The newspaper reported that in addition to leaving his wife, Ken, if selected as one of the 24 finalists -- and if the mission actually comes to fruition -- would have to leave his four children between the ages of 6 months and 13 years.
"I don't like it, not at all," 12-year-old Kaitlyn said, according to the Tribune. "When he leaves, I'd have a way to talk to him, but I can't ever see him in person again.
Her older sister, Jocelyn, was a bit more supportive even though she said the event would make her sad.
"If he wants to go to Mars, he should go to Mars," she said.
Ken recognizes the sacrifice the mission would hold, saying he hopes it would get delayed so his youngest would at least be 18-years-old when he left.
Mars One, a private, nonprofit venture, hopes to send a select group to colonize the planet starting in 2024. (Image source: YouTube)
Though Ken told the Tribune he, of course, loves his family more than the planet, he thinks "to explore and the opportunity to do something no one has ever done before, and making a name for myself, would be nice to do."
All things considered though, Ken said he would be "very relieved" if he isn't chosen to go into space.
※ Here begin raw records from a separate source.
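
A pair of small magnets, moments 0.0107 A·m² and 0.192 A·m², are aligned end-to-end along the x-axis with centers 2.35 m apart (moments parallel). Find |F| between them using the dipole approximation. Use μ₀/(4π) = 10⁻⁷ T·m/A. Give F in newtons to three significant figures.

F ≈ 4.04×10⁻¹¹ N

On-axis B of dipole 1: B = (μ₀/4π)·2m₁/r³. Force on dipole 2: F = m₂·dB/dr.
dB/dr = −(μ₀/4π)·6m₁/r⁴, so |F| = (μ₀/4π)·6m₁m₂/r⁴.
F = 6(10⁻⁷)(0.0107)(0.192)/(2.35)⁴ = 4.042×10⁻¹¹ N.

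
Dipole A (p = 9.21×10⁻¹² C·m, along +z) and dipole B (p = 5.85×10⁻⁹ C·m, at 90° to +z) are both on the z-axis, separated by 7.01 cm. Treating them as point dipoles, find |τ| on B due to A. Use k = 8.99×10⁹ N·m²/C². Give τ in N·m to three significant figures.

The second dipole sits on the axis of the first, so the field there is axial: E₁ = 2kp₁/r³ along +z.
E₁ = 2(8.99×10⁹)(9.21×10⁻¹²)/(0.0701)³ = 480.7 N/C.
Torque on the second dipole: τ = p₂ E₁ sinθ.
τ = (5.85×10⁻⁹)(480.7)·sin90° = 2.812×10⁻⁶ N·m.

τ ≈ 2.81×10⁻⁶ N·m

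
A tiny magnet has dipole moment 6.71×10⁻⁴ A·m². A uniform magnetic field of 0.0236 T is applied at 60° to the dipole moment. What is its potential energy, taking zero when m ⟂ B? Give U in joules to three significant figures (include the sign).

U ≈ -7.92×10⁻⁶ J

U = −m·B = −mB cosθ.
U = −(6.71×10⁻⁴)(0.0236)·cos60° = -7.918×10⁻⁶ J.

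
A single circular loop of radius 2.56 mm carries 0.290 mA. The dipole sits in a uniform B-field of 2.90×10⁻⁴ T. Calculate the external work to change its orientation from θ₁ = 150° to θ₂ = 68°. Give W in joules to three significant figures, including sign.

Magnetic moment m = IA = Iπa² = (2.90×10⁻⁴)·π·(0.00256)² = 5.971×10⁻⁹ A·m².
W_ext = ΔU = −mB cosθ₂ + mB cosθ₁ = mB(cosθ₁ − cosθ₂).
W = (5.971×10⁻⁹)(2.90×10⁻⁴)·(cos150° − cos68°) = (1.732×10⁻¹²)·(-1.2406) = -2.148×10⁻¹² J.

W ≈ -2.15×10⁻¹² J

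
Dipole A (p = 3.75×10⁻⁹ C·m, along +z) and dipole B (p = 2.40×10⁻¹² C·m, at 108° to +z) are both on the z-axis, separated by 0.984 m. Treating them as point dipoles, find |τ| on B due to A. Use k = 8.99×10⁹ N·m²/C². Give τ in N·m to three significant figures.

The second dipole sits on the axis of the first, so the field there is axial: E₁ = 2kp₁/r³ along +z.
E₁ = 2(8.99×10⁹)(3.75×10⁻⁹)/(0.984)³ = 70.77 N/C.
Torque on the second dipole: τ = p₂ E₁ sinθ.
τ = (2.40×10⁻¹²)(70.77)·sin108° = 1.615×10⁻¹⁰ N·m.

τ ≈ 1.62×10⁻¹⁰ N·m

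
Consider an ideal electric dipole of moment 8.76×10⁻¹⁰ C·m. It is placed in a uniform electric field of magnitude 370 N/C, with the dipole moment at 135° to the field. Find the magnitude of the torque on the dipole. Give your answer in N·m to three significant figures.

τ ≈ 2.29×10⁻⁷ N·m

Torque on an electric dipole: τ = pE sinθ.
τ = (8.76×10⁻¹⁰)(370)·sin135° = 2.292×10⁻⁷ N·m.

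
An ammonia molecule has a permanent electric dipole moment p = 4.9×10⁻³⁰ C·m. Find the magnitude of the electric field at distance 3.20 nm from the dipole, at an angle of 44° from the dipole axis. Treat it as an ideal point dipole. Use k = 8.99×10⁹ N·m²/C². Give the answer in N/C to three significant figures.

E ≈ 2.15×10⁶ N/C

At angle θ the dipole field magnitude is E = (kp/r³)·√(1 + 3cos²θ).
kp/r³ = (8.99×10⁹)(4.90×10⁻³⁰) / (3.20×10⁻⁹)³ = 1.344×10⁶ N/C.
√(1 + 3cos²44°) = √(1 + 3·0.5174) = √2.5523 ≈ 1.5976.
E ≈ 1.344×10⁶ × 1.598 = 2.148×10⁶ N/C.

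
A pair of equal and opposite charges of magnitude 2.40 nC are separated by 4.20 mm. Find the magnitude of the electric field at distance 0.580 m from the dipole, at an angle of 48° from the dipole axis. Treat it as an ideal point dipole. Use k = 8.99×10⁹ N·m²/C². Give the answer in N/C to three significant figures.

Dipole moment p = qd = (2.40×10⁻⁹ C)(0.00420 m) = 1.008×10⁻¹¹ C·m.
At angle θ the dipole field magnitude is E = (kp/r³)·√(1 + 3cos²θ).
kp/r³ = (8.99×10⁹)(1.008×10⁻¹¹) / (0.580)³ = 0.4644 N/C.
√(1 + 3cos²48°) = √(1 + 3·0.4477) = √2.3432 ≈ 1.5308.
E ≈ 0.4644 × 1.531 = 0.7110 N/C.

E ≈ 0.711 N/C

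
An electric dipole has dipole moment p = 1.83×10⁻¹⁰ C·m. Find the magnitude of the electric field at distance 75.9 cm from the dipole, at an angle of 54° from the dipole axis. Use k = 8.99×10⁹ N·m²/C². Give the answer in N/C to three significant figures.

At angle θ the dipole field magnitude is E = (kp/r³)·√(1 + 3cos²θ).
kp/r³ = (8.99×10⁹)(1.83×10⁻¹⁰) / (0.759)³ = 3.763 N/C.
√(1 + 3cos²54°) = √(1 + 3·0.3455) = √2.0365 ≈ 1.4271.
E ≈ 3.763 × 1.427 = 5.369 N/C.

E ≈ 5.37 N/C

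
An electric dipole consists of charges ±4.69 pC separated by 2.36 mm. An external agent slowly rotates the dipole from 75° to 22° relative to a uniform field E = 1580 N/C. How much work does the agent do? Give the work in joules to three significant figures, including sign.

Dipole moment p = qd = (4.69×10⁻¹² C)(0.00236 m) = 1.107×10⁻¹⁴ C·m.
W_ext = ΔU = U(θ₂) − U(θ₁) = −pE cosθ₂ − (−pE cosθ₁) = pE(cosθ₁ − cosθ₂).
W = (1.107×10⁻¹⁴)(1580)·(cos75° − cos22°) = (1.749×10⁻¹¹)·(-0.6684) = -1.169×10⁻¹¹ J.

W ≈ -1.17×10⁻¹¹ J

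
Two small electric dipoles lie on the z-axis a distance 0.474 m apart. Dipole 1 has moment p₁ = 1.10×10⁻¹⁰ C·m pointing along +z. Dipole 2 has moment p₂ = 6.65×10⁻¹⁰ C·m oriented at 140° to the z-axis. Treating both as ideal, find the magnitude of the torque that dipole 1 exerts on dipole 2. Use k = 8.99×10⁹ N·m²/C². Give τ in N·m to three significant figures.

The second dipole sits on the axis of the first, so the field there is axial: E₁ = 2kp₁/r³ along +z.
E₁ = 2(8.99×10⁹)(1.10×10⁻¹⁰)/(0.474)³ = 18.57 N/C.
Torque on the second dipole: τ = p₂ E₁ sinθ.
τ = (6.65×10⁻¹⁰)(18.57)·sin140° = 7.938×10⁻⁹ N·m.

τ ≈ 7.94×10⁻⁹ N·m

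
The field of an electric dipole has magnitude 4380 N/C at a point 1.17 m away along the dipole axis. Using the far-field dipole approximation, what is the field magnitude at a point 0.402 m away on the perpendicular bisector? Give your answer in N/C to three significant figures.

Dipole fields scale as 1/r³ in the far field.
The axial field is twice the equatorial field at the same r, so the geometry factor is 1/2.
E₂ = E₁ · (1/2) · (r₁/r₂)³ = 4380 · 0.5 · (1.17/0.402)³.
(r₁/r₂)³ = (2.91)³ = 24.65.
E₂ ≈ 5.399×10⁴ N/C.

E ≈ 5.40×10⁴ N/C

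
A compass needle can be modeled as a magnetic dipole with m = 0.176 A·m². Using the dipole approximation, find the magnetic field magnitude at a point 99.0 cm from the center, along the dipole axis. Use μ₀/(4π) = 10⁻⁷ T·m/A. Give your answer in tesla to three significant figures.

B ≈ 3.63×10⁻⁸ T

On axis B = (μ₀/4π)·2m/r³.
B = 2·(10⁻⁷)·(0.176) / (0.990)³ = 3.628×10⁻⁸ T.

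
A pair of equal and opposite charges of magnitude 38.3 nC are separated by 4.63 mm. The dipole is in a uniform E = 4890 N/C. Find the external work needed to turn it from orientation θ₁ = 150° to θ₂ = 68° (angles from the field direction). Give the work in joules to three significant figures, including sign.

Dipole moment p = qd = (3.83×10⁻⁸ C)(0.00463 m) = 1.773×10⁻¹⁰ C·m.
W_ext = ΔU = U(θ₂) − U(θ₁) = −pE cosθ₂ − (−pE cosθ₁) = pE(cosθ₁ − cosθ₂).
W = (1.773×10⁻¹⁰)(4890)·(cos150° − cos68°) = (8.670×10⁻⁷)·(-1.2406) = -1.076×10⁻⁶ J.

W ≈ -1.08×10⁻⁶ J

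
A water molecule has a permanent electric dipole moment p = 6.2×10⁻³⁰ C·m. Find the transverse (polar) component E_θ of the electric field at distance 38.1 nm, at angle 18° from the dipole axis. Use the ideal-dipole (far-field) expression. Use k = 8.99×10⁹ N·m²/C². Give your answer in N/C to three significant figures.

For a dipole, E_θ = (kp sinθ)/r³.
kp/r³ = (8.99×10⁹)(6.20×10⁻³⁰)/(3.81×10⁻⁸)³ = 1008 N/C.
E_θ = 1008·sin18° = 311.4 N/C.

E_θ ≈ 311 N/C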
But, what does he think qualifies him in the first place to pioneer civilization on Mars?
"Currently, I am a helicopter air-medevac pilot and so I do well multitasking and work well under pressure," his applicant description on Mars One's website reads. "My history includes college degree, farm/ranch background, emergency medicine, aircraft mechanic/engineer, and ability to deal with hostile environments (Iraq & ex-wife!!)"
Watch his applicant video:
Ken's wife said her husband didn't ask her opinion about the possibility of his leaving the planet when he applied, but she's "not taking it too seriously" overall.
The family also acknowledged that they're used to Ken being absent at times for work.
"He already works out of town, so we're used to the long-distance thing, but it would be hard when he doesn't come home after awhile. I couldn't do it, I couldn't leave my kids, but I've spent every day with them, and he doesn't, so I guess it's different," Becky told the Tribune.
Becky recognized that her husband having dreams like this is "just who he is."
The Mars One project has an unmanned mission slated for 2018 with manned missions sending crews of four people every two years to Mars starting in 2024. The next step for Ken involves several physical and health exams.